BAB II KONSEP, LANDASAN TEORI, DAN TINJAUAN PUSTAKA 2.1 Konsep Menurut KBBI (2003: 588) konsep adalah gambaran mental dari suatu objek, proses atau apapun yang ada di luar bahasa, yang digunakan oleh akal budi untuk memahami hal-hal lain. Sesuai dengan topik dalam tulisan ini digunakan beberapa konsep yaitu konsep campur kode dan novel Edensor. 2.1.1 Campur Kode Menurut Kachru campur kode adalah pemakaian dua bahasa atau lebih dengan saling memasukkan unsur-unsur bahasa yang satu kedalam bahasa lain secara konsisten (dalam Umar, 1994: 14). Unsur-unsur kebahasaan yang menyelusup ke dalam bahasa lain tidak lagi mempunyai fungsi tersendiri. Unsur-unsur itu telah menyatu dengan bahasa yang disusupinya dan secara keseluruhan hanya mendukung satu fungsi. Menurut Suwito (1985: 78) campur kode itu dapat berupa serpihan kata, frase, dan klausa suatu bahasa di dalam bahasa lain yang digunakan. Intinya, ada satu bahasa yang digunakan, tetapi di dalamnya terdapat serpihan-serpihan dari bahasa lain. Hal ini biasanya berhubungan dengan karakteristik penutur, seperti latar belakang sosial, tingkat pendidikan maupun rasa keagamaan.
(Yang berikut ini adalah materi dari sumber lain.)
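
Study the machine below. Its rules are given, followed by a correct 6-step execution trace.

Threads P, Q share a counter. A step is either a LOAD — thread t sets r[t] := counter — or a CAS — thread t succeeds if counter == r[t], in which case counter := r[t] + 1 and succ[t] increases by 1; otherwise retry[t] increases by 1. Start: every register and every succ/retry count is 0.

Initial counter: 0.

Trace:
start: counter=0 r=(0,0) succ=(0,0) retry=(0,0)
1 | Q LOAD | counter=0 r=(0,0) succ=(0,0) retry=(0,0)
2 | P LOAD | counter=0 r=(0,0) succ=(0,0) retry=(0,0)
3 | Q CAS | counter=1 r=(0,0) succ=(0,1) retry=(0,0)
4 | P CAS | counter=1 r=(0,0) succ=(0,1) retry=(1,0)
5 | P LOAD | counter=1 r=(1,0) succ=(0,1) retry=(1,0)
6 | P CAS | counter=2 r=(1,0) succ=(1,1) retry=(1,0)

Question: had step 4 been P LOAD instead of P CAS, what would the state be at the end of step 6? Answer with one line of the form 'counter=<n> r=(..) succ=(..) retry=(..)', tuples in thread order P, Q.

counter=2 r=(1,0) succ=(1,1) retry=(0,0)

(re-executing from step 4 with the substitution; state before step 4: counter=1 r=(0,0) succ=(0,1) retry=(0,0))
4 | P LOAD | counter=1 r=(1,0) succ=(0,1) retry=(0,0)
5 | P LOAD | counter=1 r=(1,0) succ=(0,1) retry=(0,0)
6 | P CAS | counter=2 r=(1,0) succ=(1,1) retry=(0,0)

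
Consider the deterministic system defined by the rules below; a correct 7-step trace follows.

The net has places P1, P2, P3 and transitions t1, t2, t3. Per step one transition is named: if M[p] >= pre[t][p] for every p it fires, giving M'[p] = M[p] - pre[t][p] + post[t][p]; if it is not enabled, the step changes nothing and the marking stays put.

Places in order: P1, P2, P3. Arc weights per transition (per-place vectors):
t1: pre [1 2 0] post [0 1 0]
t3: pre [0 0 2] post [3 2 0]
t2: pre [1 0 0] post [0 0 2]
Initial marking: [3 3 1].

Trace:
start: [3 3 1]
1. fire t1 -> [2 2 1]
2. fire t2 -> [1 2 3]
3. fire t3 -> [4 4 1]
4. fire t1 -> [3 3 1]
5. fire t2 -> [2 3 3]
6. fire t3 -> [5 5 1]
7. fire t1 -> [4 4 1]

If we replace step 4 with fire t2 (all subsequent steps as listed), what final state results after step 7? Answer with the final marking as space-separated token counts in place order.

4 5 3

(re-executing from step 4 with the substitution; state before step 4: [4 4 1])
4. fire t2 -> [3 4 3]
5. fire t2 -> [2 4 5]
6. fire t3 -> [5 6 3]
7. fire t1 -> [4 5 3]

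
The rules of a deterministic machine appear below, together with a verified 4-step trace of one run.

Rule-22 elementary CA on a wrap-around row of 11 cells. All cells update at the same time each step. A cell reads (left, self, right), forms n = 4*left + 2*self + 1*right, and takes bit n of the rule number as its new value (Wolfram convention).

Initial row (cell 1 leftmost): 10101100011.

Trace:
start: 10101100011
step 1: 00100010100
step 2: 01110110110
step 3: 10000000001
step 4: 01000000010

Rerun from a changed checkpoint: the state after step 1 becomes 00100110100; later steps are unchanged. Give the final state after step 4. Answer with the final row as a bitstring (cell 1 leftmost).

state after step 1 := 00100110100
step 2: 01111000110
step 3: 10000101001
step 4: 01001101110

01001101110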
Universitas Sumatera Utara
2.1.2 Novel Edensor Novel Edensor menceritakan tentang perjalan hidup dua bersaudara, Ikal dan Arai, yang mendapat beasiswa dari Uni Eropa dan berkesempatan melanjutkan studi masternya ke Prancis. Hal ini menjadi sebuah keberuntungan yang mengantar mereka pada penjelajahan panjang untuk mewujudkan impian-impian masa kecil mereka. Sebuah kerinduan untuk berbuat sesuatu bagi tanah kelahiran, orang tua, dan menyelesaikan mimpi-mimpi para sahabat mereka yang telah terenggut oleh kemiskinan. Universitas Sorbonne, Prancis telah mengantar mereka pada pertemuan dan persahabatan dengan mahasiswa dari berbagai negara dengan latar belakang budaya yang berbeda. Kehidupan bangsa Eropa yang terkenal intelektual, dinamis, dan efisien telah menunjukkan realita betapa rendahnya kualitas serta sistem pendidikan bangsa Indonesia. Hanya semangat dan tekat kuat yang mampu mengantarkan mereka pada sebuah keberanian untuk menjadi bagian dari sistem pendidikan yang modern itu. Keindahan benua Eropa dan gemerlapnya dunia malam kota Paris memberikan daya tarik bagi siapapun yang melihatnya. Namun, tradisi dan etika backpacker Kanada yang sangat menarik perhatian Ikal, Arai dan teman-teman kampusnya untuk berpetualang di saat liburan musim panas. Hal ini dilakukan Ikal karena kerinduannya pada A Ling yaitu gadis yang sangat dicintainya di masa kecil yang mengingatkannya kembali tentang Edensor. Edensor adalah sebuah desa yang menjadi latar tempat pada novel Seandainya Mereka Bisa Bicara karya Herriot pemberian A Ling. Hamparan dataran hijau, rumah-rumah petani Edensor yang terbuat dari batu-batu, bunga Daffodil dan semerbak aroma rerumputan telah membawa Ikal berkelana ke setiap desa. Desa khayalan yang telah membuka jalan rahasia, jalan menuju penaklukan terbesar untuk
Universitas Sumatera Utara
menemukan A Ling, untuk menemukan cinta sejati dan jati dirinya. Ikal dan Arai berencana melakukan perjalanan yang dimulai dari Prancis melintasi benua Eropa dan berakhir di Spanyol. Pencarian Ikal akan cinta masa kecilnya telah membawa mereka melintasi benua Eropa hingga Tunisia, Zaire, dan Casablanca di benua Afrika. Rasa lapar, kelelahan, serta ancaman kematian tidak menyurutkan semangat dan keberanian Ikal untuk menjelajahi enigma tentang A Ling. Sekuat apapun upaya untuk menemukan sesuatu, dan pada titik akhir upaya tersebut masih belum berhasil. Pencarian cinta pada sosok perempuan bernama A Ling telah memberikan pembelajaran tentang makna cinta sejatinya, yaitu dirinya sendiri untuk terus berjuang melewati kehidupan ini.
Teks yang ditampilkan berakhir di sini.